The one shot J&J vaccine has about a 70% efficacy at preventing moderate or severe disease, which is a little lower than one shot of the mRNA vaccine, but it's difficult to compare the two vaccines against each other since the J&J clinical trials were run later when variants were more prevalent.  Sometimes, the J&J vaccine has a reported efficacy in the 80s, but that's only for preventing severe disease.  Also, no long term data exists for the long term efficacy of the J&J vaccine (or for the two shot vaccines).  But as far as I can tell, there really isn't anything special about that J&J vaccine that would give it any longer term efficacy than the others.  If you are willing to approve the use of a single shot J&J vaccine, then delaying the second shot of the other vaccines that give similar efficacy numbers after one shot doesn't seem like a big deal to me.  With all the vaccines, we are dealing with a fair bit of uncertainty, which is unavoidable due to the rapidity that they have been developed and deployed.

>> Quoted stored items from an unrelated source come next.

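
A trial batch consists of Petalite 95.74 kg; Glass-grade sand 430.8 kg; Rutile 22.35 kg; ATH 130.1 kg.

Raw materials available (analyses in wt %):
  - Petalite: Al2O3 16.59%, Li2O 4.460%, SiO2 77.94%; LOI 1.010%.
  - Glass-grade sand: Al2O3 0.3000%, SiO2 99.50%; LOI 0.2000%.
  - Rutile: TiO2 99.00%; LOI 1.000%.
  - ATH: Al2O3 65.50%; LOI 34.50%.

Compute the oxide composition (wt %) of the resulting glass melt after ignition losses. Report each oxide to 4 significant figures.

Intermediates are shown (rounded to 4 significant figures) on the page — all arithmetic maintains full float precision all the way through. Each reported result is rounded just once — all derived quantities (the four compositions, the totals, LOI, yield, net glass mass) are recomputed using the weight values per 632.1 kg of glass at exact precision as written in either problem or answer.
Per-oxide mass from batch:
  TiO2: 22.35·0.9900 = 22.13 kg
  Al2O3: 95.74·0.1659 + 430.8·0.003000 + 130.1·0.6550 = 102.4 kg
  Li2O: 95.74·0.04460 = 4.270 kg
  SiO2: 95.74·0.7794 + 430.8·0.9950 = 503.3 kg
LOI: 95.74·0.01010 + 430.8·0.002000 + 22.35·0.01000 + 130.1·0.3450 = 46.94 kg
Net of LOI, the glass mass = 679.0 − 46.94 = 632.1 kg (consistent with Σ oxide mass)
wt %: oxide over glass, times 100

Glass mass = 632.1 kg (batch 679.0 − LOI 46.94).
Composition: TiO2 3.501%, Al2O3 16.20%, Li2O 0.6756%, SiO2 79.62%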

In the US, we've actually already vaccinated the majority of the most at risk already, so this really doesn't apply to us anymore, but it's still a conversation that is worth having in the US and around the world, because I do think the one shot approach makes sense, and I'm sure that we'll have to deal with another pandemic in the future.  The comparative efficacies of the different approaches are actually pretty well suited for modeling, and I've already read statements coming from some of the modeling groups that support the one shot approach.  There should be plenty of research papers analyzing this coming out in the near future.